Figures 5 and 6 demonstrate the test application as a proof of concept using the boosting SVM algorithm.

5. Conclusion

The study emphasizes the seriousness of cardiac disease and the need of detecting early warning signs. Many machine learning algorithms based on random forest, logistic regression, Multilayer Perceptron, Naive Bayes, and decision trees are being investigated in light of recent studies that call for the automatic detection of dangers. This study proposed a boosting SVM technique to further investigate how to improve prediction accuracy. The technique is based on the Cleveland datasets, which have been utilized successfully and extensively in earlier studies. To reduce misclassification, we preprocessed the data by normalizing it and removing the redundant ones.
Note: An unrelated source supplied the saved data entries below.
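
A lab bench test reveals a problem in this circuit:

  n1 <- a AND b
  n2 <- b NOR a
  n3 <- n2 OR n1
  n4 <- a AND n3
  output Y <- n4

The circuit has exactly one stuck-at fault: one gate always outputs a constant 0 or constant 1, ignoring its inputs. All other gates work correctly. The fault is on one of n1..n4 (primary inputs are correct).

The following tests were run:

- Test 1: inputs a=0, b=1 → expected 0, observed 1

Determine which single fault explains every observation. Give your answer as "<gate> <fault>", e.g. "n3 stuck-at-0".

Fault-free values for test 1 (a=0, b=1): n1=0, n2=0, n3=0, n4=0, giving Y=0. Observed 1.
Test 1: faults giving observed 1 are {n4 stuck-at-1}.
Only n4 stuck-at-1 is consistent with every test.

n4 stuck-at-1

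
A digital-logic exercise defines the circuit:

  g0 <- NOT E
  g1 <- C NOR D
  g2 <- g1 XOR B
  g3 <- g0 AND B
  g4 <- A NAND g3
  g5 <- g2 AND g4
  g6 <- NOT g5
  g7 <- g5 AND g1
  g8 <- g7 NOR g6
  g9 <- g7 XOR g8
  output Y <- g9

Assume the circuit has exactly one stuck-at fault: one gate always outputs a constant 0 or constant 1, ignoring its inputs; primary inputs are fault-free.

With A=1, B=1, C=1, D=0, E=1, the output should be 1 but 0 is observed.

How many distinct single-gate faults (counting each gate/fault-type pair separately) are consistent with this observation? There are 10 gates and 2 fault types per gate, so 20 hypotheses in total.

Fault-free: g0=0, g1=0, g2=1, g3=0, g4=1, g5=1, g6=0, g7=0, g8=1, g9=1 → 1. Observed 0.
  g0: stuck-at-1 ✓; others ✗
  g1: stuck-at-1 ✓; others ✗
  g2: stuck-at-0 ✓; others ✗
  g3: stuck-at-1 ✓; others ✗
  g4: stuck-at-0 ✓; others ✗
  g5: stuck-at-0 ✓; others ✗
  g6: stuck-at-1 ✓; others ✗
  g7: none of the 2 fault types match ✗
  g8: stuck-at-0 ✓; others ✗
  g9: stuck-at-0 ✓; others ✗
Consistent faults: {g0 stuck-at-1, g1 stuck-at-1, g2 stuck-at-0, g3 stuck-at-1, g4 stuck-at-0, g5 stuck-at-0, g6 stuck-at-1, g8 stuck-at-0, g9 stuck-at-0} — 9 in all.

9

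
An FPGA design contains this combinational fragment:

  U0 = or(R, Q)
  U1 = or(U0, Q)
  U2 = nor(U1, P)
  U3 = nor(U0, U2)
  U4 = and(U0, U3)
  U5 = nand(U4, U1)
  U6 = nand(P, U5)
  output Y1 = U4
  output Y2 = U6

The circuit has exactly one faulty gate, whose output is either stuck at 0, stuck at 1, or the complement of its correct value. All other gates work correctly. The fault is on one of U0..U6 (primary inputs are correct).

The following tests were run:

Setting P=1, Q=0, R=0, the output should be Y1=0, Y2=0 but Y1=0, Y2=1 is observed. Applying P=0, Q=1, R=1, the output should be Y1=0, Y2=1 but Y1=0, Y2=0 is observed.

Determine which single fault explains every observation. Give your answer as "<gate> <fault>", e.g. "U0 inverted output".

U6 inverted output

Fault-free values for test 1 (P=1, Q=0, R=0): U0=0, U1=0, U2=0, U3=1, U4=0, U5=1, U6=0, giving Y1=0, Y2=0. Observed Y1=0, Y2=1.
Test 1: faults giving observed Y1=0, Y2=1 are {U5 stuck-at-0, U5 inverted output, U6 stuck-at-1, U6 inverted output}.
Test 2 (P=0, Q=1, R=1): fault-free U0=1, U1=1, U2=0, U3=0, U4=0, U5=1, U6=1 → Y1=0, Y2=1; observed Y1=0, Y2=0. Eliminates U5 stuck-at-0, U5 inverted output, U6 stuck-at-1.
Only U6 inverted output is consistent with every test.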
The feature importance is also computed, which assigns a score to each characteristic in the data; the greater the score, the more relevant the feature to the output variable. Also a heatmap of linked features is produced. The heatmap demonstrates that the most important factors in predicting heart disease are age and maximum heart rates. Finally, classification is performed using the proposed boosting SVM. For the analysis, confusion matrices, classification reports, ROC, and AUC are all used, and the findings reveal that the provided methodologies performed the best. The proposed method has a recognition accuracy of 99.75%, which is much higher than previous studies. The algorithm has now been enacted and has shown to be pretty useful. In the future, we plan to develop a new ensemble model that combines SVM and AdaBoost to improve accuracy and speed, as well as releasing the app on both Android and iOS.

Data Availability

The data for this study are publicly available at https://archive.ics.uci.edu/ml/datasets/heart+disease.

Conflicts of Interest

The authors declare that there are no conflicts of interest regarding the publication of this paper.